Le rôle des cadres dans ces processus devrait évoluer radicalement. Le chef qui sait et prescrit ce qu’il y a à faire, dit-on, commence à céder la place à l’entraîneur d’équipe qui veille à ce que le potentiel de chacun se développe et profite à la performance collective. A la CFDT Cadres, nous sommes convaincus que l’entreprise doit devenir une structure apprenante dans laquelle chaque salarié réalise un parcours professionnel de qualité et contribue aux performances collectives. Nous préconisons des modes de management valorisant la coopération, le respect de la personne et sa reconnaissance.

Parler d’entreprise apprenante, c’est reconnaître que le salarié apprend en situation de travail, en dehors du processus habituel de formation. Cela nécessite pour le manager de savoir reconnaître les compétences, sachant qu’elles résultent de la mise en œuvre et du dosage de plusieurs savoirs. Il doit pouvoir analyser les besoins en compétences en différenciant les savoirs qui demandent des actions de formation et ceux qui appellent d’autres formes d’apprentissage (mise en situation de travail, tutorat, intégration dans une autre organisation). Cela ne peut être réalisé qu’en associant le salarié qui reste l’acteur principal de son parcours professionnel. Il doit pour cela posséder les informations lui permettant de repérer les bonnes références à partir desquelles il pourra mesurer l’écart à combler et tracer le chemin à réaliser.

Le développement des observatoires de métiers est à cet égard une priorité. Cela permettra la construction des référentiels métiers, auxquels l’entreprise et le salarié pourront se référer pour décliner les activités d’aujourd’hui et de demain et définir les besoins en compétences.

La mise en place d’un passeport formation permettra la construction progressive des acquis et intensifiera la notion de parcours tout au long de sa vie professionnelle. Le manager ou le tuteur extérieur devront accompagner le salarié dans le repérage des évolutions possibles et dans la validation des compétences qu’il a acquises.

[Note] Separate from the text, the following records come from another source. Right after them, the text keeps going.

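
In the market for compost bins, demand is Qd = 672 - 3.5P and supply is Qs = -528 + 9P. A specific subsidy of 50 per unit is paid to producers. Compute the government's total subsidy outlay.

Government cost = 23100

Pre-subsidy: 672 - 3.5P = -528 + 9P gives P* = 96, Q* = 336.
With the subsidy, sellers receive Ps = Pb + 50 for each unit, where Pb is the price buyers pay.
Supply in terms of Pb becomes Qs = -528 + 9(Pb + 50) = -78 + 9Pb. Setting this equal to demand: 672 - 3.5Pb = -78 + 9Pb, so Pb = 60.
Sellers receive Ps = 60 + 50 = 110; Q' = 672 − 3.5·60 = 462.
Government outlay = subsidy × quantity = 50 × 462 = 23100.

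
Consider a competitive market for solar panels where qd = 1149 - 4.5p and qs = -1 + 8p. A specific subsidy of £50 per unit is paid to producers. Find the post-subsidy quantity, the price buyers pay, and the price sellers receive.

Pre-subsidy: 1149 - 4.5p = -1 + 8p gives p* = 92, q* = 735.
With the subsidy, sellers receive ps = pb + 50 for each unit, where pb is the price buyers pay.
Supply in terms of pb becomes qs = -1 + 8(pb + 50) = 399 + 8pb. Setting this equal to demand: 1149 - 4.5pb = 399 + 8pb, so pb = 60.
Sellers receive ps = 60 + 50 = 110; q' = 1149 − 4.5·60 = 879.

q' = 879; buyers pay £60; sellers receive £110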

Les cadres doivent prendre conscience de leur capacité à influer sur les processus de gestion de ressources humaines en appliquant un mode de management coopératif. Il s’agit de créer des espaces d’apprentissage continu, où l’appétence cognitive individuelle est constamment entretenue et où la performance collective est reconnue. Cela nécessite un climat de confiance total qui ne peut être éprouvé que si la gestion du parcours professionnel est sécurisée à un niveau supérieur à l’entreprise.